Source: OSS Insights (2026), scikit-learn

In terms of users, scikit-learn has the wind in its sails with a growing curve of downloads (around 150 million new downloads per month). Interestingly, when viewed alongside PyTorch, the global standard for deep learning, scikit-learn maintains a significantly broader footprint in terms of pypi downloads, reflecting the vast and growing demand for classical machine learning across almost every industry [2].


Source: Our own analysis of pypi downloads (2026)

At Probabl, we’re regularly analyzing the underlying causes and trends behind the skyrocketing growth of the scikit-learn ecosystem. One thing is for sure: the users and downloaders are global. Hey GitHub Research Team, we should partner up and investigate usage trends together!

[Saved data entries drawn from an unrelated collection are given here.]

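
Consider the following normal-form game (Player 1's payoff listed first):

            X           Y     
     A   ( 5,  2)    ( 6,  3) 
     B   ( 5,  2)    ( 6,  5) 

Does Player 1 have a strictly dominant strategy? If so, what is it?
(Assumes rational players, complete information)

No strictly dominant strategy exists for Player 1

Work:
A strategy strictly dominates another if it gives a strictly higher payoff against every opponent action. Compare each pair of P1's strategies column-by-column:
  A vs B: [5 vs 5, 6 vs 6] → A does not strictly dominate B (column X: 5 ≤ 5)
  B vs A: [5 vs 5, 6 vs 6] → B does not strictly dominate A (column X: 5 ≤ 5)
No single strategy strictly dominates all others → no strictly dominant strategy.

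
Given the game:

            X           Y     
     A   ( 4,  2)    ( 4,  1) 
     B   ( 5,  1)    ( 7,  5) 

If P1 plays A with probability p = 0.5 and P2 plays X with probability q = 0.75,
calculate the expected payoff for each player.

E[P1] = 4.75, E[P2] = 1.875

Work:
E[P1] = p·q·π₁(A,X) + p·(1-q)·π₁(A,Y) + (1-p)·q·π₁(B,X) + (1-p)·(1-q)·π₁(B,Y)
= 0.5·0.75·4 + 0.5·0.25·4 + 0.5·0.75·5 + 0.5·0.25·7
= 4.75

E[P2] = 1.875 (similar calculation)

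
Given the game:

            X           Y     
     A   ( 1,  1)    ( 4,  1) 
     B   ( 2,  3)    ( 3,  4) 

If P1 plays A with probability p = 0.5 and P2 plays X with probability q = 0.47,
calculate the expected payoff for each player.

E[P1] = 2.56, E[P2] = 2.265

Work:
E[P1] = p·q·π₁(A,X) + p·(1-q)·π₁(A,Y) + (1-p)·q·π₁(B,X) + (1-p)·(1-q)·π₁(B,Y)
= 0.5·0.47·1 + 0.5·0.53·4 + 0.5·0.47·2 + 0.5·0.53·3
= 2.56

E[P2] = 2.265 (similar calculation)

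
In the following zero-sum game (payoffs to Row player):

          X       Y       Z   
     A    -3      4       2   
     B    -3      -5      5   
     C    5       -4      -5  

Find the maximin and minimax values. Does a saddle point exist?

Maximin = -3, Minimax = 4, Saddle: False

Work:
Row minimums: [-3, -5, -5] → maximin = -3
Column maximums: [5, 4, 5] → minimax = 4
No saddle point (maximin ≠ minimax). Mixed strategy needed.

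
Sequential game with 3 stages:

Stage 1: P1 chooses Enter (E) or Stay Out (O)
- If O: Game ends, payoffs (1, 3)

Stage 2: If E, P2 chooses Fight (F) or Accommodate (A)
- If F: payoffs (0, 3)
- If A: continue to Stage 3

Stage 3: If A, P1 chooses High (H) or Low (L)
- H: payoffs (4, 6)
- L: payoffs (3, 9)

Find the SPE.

SPE: (E, A, H); Outcome (4, 6)

Work:
Stage 3: P1 chooses H (4 vs 3)
Stage 2: P2: F->3, A->6 (anticipating H). Choose A
Stage 1: P1: O->1, E->4 (anticipating A, H). Choose E
SPE path: E -> A -> H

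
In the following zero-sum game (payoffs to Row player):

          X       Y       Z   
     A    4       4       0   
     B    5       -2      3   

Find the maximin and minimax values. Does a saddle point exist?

Maximin = 0, Minimax = 3, Saddle: False

Work:
Row minimums: [0, -2] → maximin = 0
Column maximums: [5, 4, 3] → minimax = 3
No saddle point (maximin ≠ minimax). Mixed strategy needed.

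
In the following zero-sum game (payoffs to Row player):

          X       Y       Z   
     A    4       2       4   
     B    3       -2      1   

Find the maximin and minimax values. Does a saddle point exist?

Maximin = 2, Minimax = 2, Saddle: True

Work:
Row minimums: [2, -2] → maximin = 2
Column maximums: [4, 2, 4] → minimax = 2
Saddle point exists! Game value = 2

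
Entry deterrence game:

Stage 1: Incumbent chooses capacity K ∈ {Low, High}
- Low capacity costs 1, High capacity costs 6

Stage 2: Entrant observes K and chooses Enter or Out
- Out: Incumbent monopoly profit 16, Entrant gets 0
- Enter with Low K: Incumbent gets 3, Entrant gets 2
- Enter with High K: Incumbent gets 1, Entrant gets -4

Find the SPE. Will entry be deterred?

SPE: (High, Enter|Low, Out|High); Entry deterred. Incumbent net profit = 10

Work:
After Low K: Entrant enters (2 > 0)
After High K: Entrant stays out (-4 < 0)
Incumbent: Low → 3−1=2, High → 16−6=10
Incumbent chooses High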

Thank you to the GitHub team for making this data available. We recommend reading more about the GitHub Innovation Graph and diving into the data. And, of course, a big thank you to everyone worldwide who contributes to scikit-learn in one way or another!

References:

[1] We suspect China is underrepresented in these numbers, possibly due to unreported geolocations and/or use of Chinese alternatives like gitee. For example, there’s a scikit-learn mirror on Gitee: https://gitee.com/mirrors/scikit-learn

[2] We acknowledge that pypi downloads are not the only way to download a python library and therefore the download stats may be incomplete for scikit-learn and/or PyTorch.